6.   A manager at Nordstrom thinks that the new landing page might be more successful with customers who see it more. People might react poorly at first because it’s different than   what they’re used to, but as they use it more, it will yield better outcomes than the old landing page did. Do you think this is plausible, and how would you test it?

Part II: Data Analysis

Let ’s look at the Uber Eats dataset again (HW 3). In general, display ads can increase our revenue in two ways: by increasing the probability of purchase (i.e., more customers making a  purchase), or by increasing how much customers who convert spend on our products (i.e., share of wallet).

We already know from HW 3 that the Uber Eats display ads increase total revenue. In this question, we want to see if they also increase the probability of purchase. In order to examine that, create a new column in the data table called “converted” that is a 1 for customers with sales > 0 and is a 0 for customers with sales = 0.
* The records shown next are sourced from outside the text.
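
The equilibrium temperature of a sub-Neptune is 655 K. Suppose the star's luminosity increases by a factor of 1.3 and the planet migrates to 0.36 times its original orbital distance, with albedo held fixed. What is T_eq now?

T_eq ∝ L^(1/4) · d^(−1/2).
T′ = 655 × 1.3^(1/4) / 0.36^(1/2) = 1170 K.

T_eq ≈ 1170 K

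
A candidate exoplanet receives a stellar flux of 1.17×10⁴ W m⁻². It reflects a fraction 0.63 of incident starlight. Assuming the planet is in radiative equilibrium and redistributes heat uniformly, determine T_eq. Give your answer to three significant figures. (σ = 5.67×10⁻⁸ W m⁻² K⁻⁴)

Energy balance: absorbed = emitted ⇒ πR²·S(1−A) = 4πR²·σT_eq⁴, so T_eq⁴ = S(1−A)/(4σ).
T_eq = [1.17×10⁴ × 0.37 / (4 × 5.67×10⁻⁸)]^(1/4) = (1.91×10¹⁰)^(1/4) = 372 K.

T_eq ≈ 372 K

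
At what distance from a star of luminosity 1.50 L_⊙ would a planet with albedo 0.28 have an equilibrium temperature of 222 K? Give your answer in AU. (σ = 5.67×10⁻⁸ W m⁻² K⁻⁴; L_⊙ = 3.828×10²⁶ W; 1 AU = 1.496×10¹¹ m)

L = 1.50 × 3.828×10²⁶ = 5.74×10²⁶ W.
From T_eq⁴ = L(1−A)/(16πσd²): d = √[L(1−A)/(16πσT_eq⁴)].
d = √[5.74×10²⁶ × 0.72 / (16π × 5.67×10⁻⁸ × (222)⁴)] = 2.44×10¹¹ m = 1.63 AU.

d ≈ 1.63 AU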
Next, answer the following questions only for customers who were treated (i.e., customers with a value of 1 for saw_ads). Note: you do not have to report lift numbers for these questions.

7.   Are our ads effective in increasing the probability of conversion?

8.   Are our ads effective in increasing the probability of conversion for American or non- American customers?

9.   Are our ads effective in increasing the probability of conversion for customers with higher past sales?

10. What do you conclude from this analysis?

11. Can we use this data to figure out the effect of showing more ads vs. fewer ads to people? If yes, explain how you would set up the analysis. If not, explain what additional information you would need.